The idea that would eventually be the signature of the LWC came to a member in 1975. The first Country Carnival was held and featured homemade items and games for the kids, with all the proceeds going to community improvement projects. Unknown to the women of 1975, the idea for the Lamoille Country Fair would be the most effective tool in the LCW's toolbox, having been held every year, except 2020 due to concerns amid the COVID-19 pandemic, since its implementation. Now, the LCW is in the process of planning for the 47th annual Lamoille Country Fair. It is held on the last Sunday in June, annually.

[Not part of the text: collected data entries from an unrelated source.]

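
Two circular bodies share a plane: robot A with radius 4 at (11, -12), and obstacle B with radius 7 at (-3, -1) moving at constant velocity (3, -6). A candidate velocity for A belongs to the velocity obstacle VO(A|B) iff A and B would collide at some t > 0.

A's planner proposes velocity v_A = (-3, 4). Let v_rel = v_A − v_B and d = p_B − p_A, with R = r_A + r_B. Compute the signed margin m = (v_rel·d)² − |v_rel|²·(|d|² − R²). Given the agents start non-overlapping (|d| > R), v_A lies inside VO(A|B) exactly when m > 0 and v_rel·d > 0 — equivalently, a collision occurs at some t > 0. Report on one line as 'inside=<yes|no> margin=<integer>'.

d = (-14, 11),  |d|² = 317;  R = 4+7 = 11,  c = 317−11² = 196
v_rel = (-6, 10),  |v_rel|² = 136;  v_rel·d = (-6)·(-14) + (10)·(11) = 194
136·t² − 388·t + 196 = 0  ⇒  m = 194² − 136·196 = 10980
m = 10980 > 0,  v_rel·d = 194 > 0  ⇒  inside

inside=yes margin=10980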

The walls of the clubhouse are an exciting sight to behold. Acting as a particular type of time capsule, the walls contain pictures of past club Presidents, articles detailing their many community projects, including ones dedicated to preventing child abuse, intimate partner abuse, restoration of the Lamoille cemetery, and helping to install a new firehouse in Lamoille. They are even the creators and were the longtime caretakers of The Grove in Lamoille. When Elko took control of the project, the LWC was granted access to the Grove on the final Sunday in June in perpetuity. Also, there are several scholarships that the LWC offers each year to Elko High School, Spring Creek High School, and to women who have experienced intimate partner violence who wish to further their education at Great Basin College.

Today, the Club is comprised of women cut from the same cloth as the strong, fierce women who were the founders. They live their lives in the volunteer spirit, who want to make a positive change, no matter how small, in the lives of as many people as they can. Now that you know the Lamoille Women's Club's proud history, tell us, how do YOU make a difference?